Parlons à présent de la Libye. Depuis la chute de Mouammar Khadafi, ce pays est rarement sur le devant de l’actualité et la situation y est peu claire, aussi je souhaiterais profiter d’un événement qui s’y est déroulé cette semaine pour en parler. Le pays est divisé entre deux gouvernements rivaux, disposant chacun de son Parlement. Voilà un an déjà que le chef d’État-major de l’Armée nationale libyenne Khalifa Haftar a annoncé une initiative prévoyant le gel du Congrès (le Parlement « officiel »), du gouvernement et de la constitution provisoire, une forme de coup d’État qui ne dit pas son nom. Et tandis que le Congrès (le nom du Parlement) restait bloqué et que la Libye sombrait dans l’anarchie, déchirée par les conflits entre milices, Khalifa Haftar s’est distingué en annonçant une série d’offensives contre les milices islamistes. Ce conflit a duré plusieurs mois, mais dimanche 18 janvier, un cessez-le-feu a été annoncé par un communiqué de l’armée, deux jours après une annonce de Fajr Libya (« L’Aube de la Libye »), coalition milicienne, allant dans ce sens. Le pays est loin d’être tiré d’affaire, et beaucoup déplorent l’intervention de la coalition occidentale qui a provoqué la chute (et la mort) de l’ancien dictateur. Pour autant, aussi chaotique qu’elle soit, la situation est moins grave qu’en Syrie, qui n’a fait l’objet d’aucune opération de ce genre.

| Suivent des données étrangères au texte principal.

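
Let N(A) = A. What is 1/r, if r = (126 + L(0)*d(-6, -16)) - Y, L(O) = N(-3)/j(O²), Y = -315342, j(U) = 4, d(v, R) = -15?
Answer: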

Cette semaine n’a pas été des plus riches en actualité, et en d’autres occasions je ne vous parlerais probablement pas de ceci, mais aussi mineur soit-il, ce fait me permet de revenir sur l’un des grands événements de mes deux mois d’absence. Lundi 12, les autorités cubaines ont remis en liberté 53 prisonniers politiques dans le cadre du rapprochement de l’île avec les États-Unis. En effet, le 17 décembre, Barack Obama et Raul Castro (frère de Fidel Castro, père du Cuba moderne et aujourd’hui en piètre forme) ont annoncé la reprise des liens diplomatiques entre Washington et la Havane. Cette grande nouvelle géopolitique, à laquelle aurait fortement contribué le Vatican, avait été très mal perçue par le Parti Républicain. Sans doute pensaient-ils qu’après quelques semaines d’embargo en plus, Cuba se métamorphoserait comme par magie en démocratie à l’occidentale. Le pays est toujours critiqué pour sa gestion des droits de l’homme, mais n’a aucune leçon à apprendre d’autres alliés des États-Unis comme le Qatar ou l’Arabie Saoudite. Qui plus est, l’île caribéenne est réputée pour ses médecins. Son ouverture libérale, amorcée depuis quelques années, pourrait bientôt se traduire pour une amélioration des conditions de vie de ses habitants.

Enfin, retournons en Europe, et plus particulièrement en Italie, où le président de la République Giorgio Napolitano vient de démissionner de ses fonctions. On ne peut pas dire que les Italiens en soient étonnés, puisque le bougre avait été élu à ce poste en 2006 et quitte à présent son siège à l’âge de 89 ans. Le président de la République en Italie n’a qu’un pouvoir très limité, se contentant de nommer le Premier ministre en fonction de la majorité parlementaire et pouvant opposer son véto sur quelques lois. C’est en réalité le président du conseil – ou Premier ministre – ici, Matteo Renzi, qui détient le pouvoir. Comme d’autres informations présentées dans ce rapport, cet événement n’a pas une grande importance, mais j’avais promis quelques informations plus légères, non ?

Je vous recontacterai au prochain vahrüt. Amitiés. Observateur Glärb.